Senior Lecturer Jon Marc Smith and his writing partner Smith Henderson recently signed a contract for a book with Ecco tentatively titled The Midwife, to be published in 2018.

MATC alumnus Chase Rogers been hired as an instructional Designer with Whole Foods Market 365 (https://www.365bywholefoods.com/), which Chase says, is a Whole Foods brand created to make natural food groceries more accessible to all shoppers.

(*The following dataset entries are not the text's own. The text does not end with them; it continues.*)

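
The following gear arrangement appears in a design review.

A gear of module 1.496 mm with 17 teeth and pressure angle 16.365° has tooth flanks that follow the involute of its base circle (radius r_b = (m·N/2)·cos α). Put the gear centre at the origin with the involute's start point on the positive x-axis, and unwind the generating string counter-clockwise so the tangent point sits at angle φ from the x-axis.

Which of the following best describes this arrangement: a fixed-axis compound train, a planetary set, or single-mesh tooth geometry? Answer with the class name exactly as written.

single-mesh tooth geometry

recognized (one wheel, involute flank): single-mesh tooth geometry, m = 1.496, N = 17
classification: single-mesh tooth geometry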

Associate Professor Scott Mogull has been very productive this year. His recent publications include a book published by Routledge, Scientific and Medical Communication: A Guide for Effective Practice, the first practice-line book in the ATTW-Routledge Book Series in Technical and Professional Communication. URL: https://www.routledge.com/Scientific-and-Medical-Communication-A-Guide-for-Effective-Practice/Mogull/p/book/9781138842557. Scott also published a research article in the prominent scientific/medical journal PLOS ONE, titled “Accuracy of Cited ‘Facts’ in Medical Research Articles: A Review of Study Methodology and Recalculation of Quotation Error Rate.” In the article, Dr. Mogull corrected the error rate of cited research “facts,” which are inaccurate summaries of previous research studies. He found that 14.5% of claims in the original medical studies are inaccurately summarized or presented when compared to the data and claims in the original studies. He is also the author of “Science vs. Science Commercialization in Neoliberalism (Extreme Capitalism): Examining the Conflicts and Ethics of Information Sharing in Opposing Social Systems,” a chapter in Scientific Communication: Practices, Theories, and Pedagogies. The book is part of the Routledge Series in Technical Communication, Rhetoric and Culture. Dr. Mogull also presented a research paper at the Rhetoric of Health & Medicine Symposium entitled, “Direct-to-Consumer Advertising in a Late-Capitalist, Saturated Pharmaceutical Drug Market: Discord in the Treximet Marketing as Greed Outpaces Innovation.” Congratulations, Scott!

Professor Susan Morrison’s novel, Grendel’s Mother: The Saga of the Wyrd-Wife, was chosen for 100 Must-Read Medieval Historical Fiction Novels by Book Riot (09-07-17).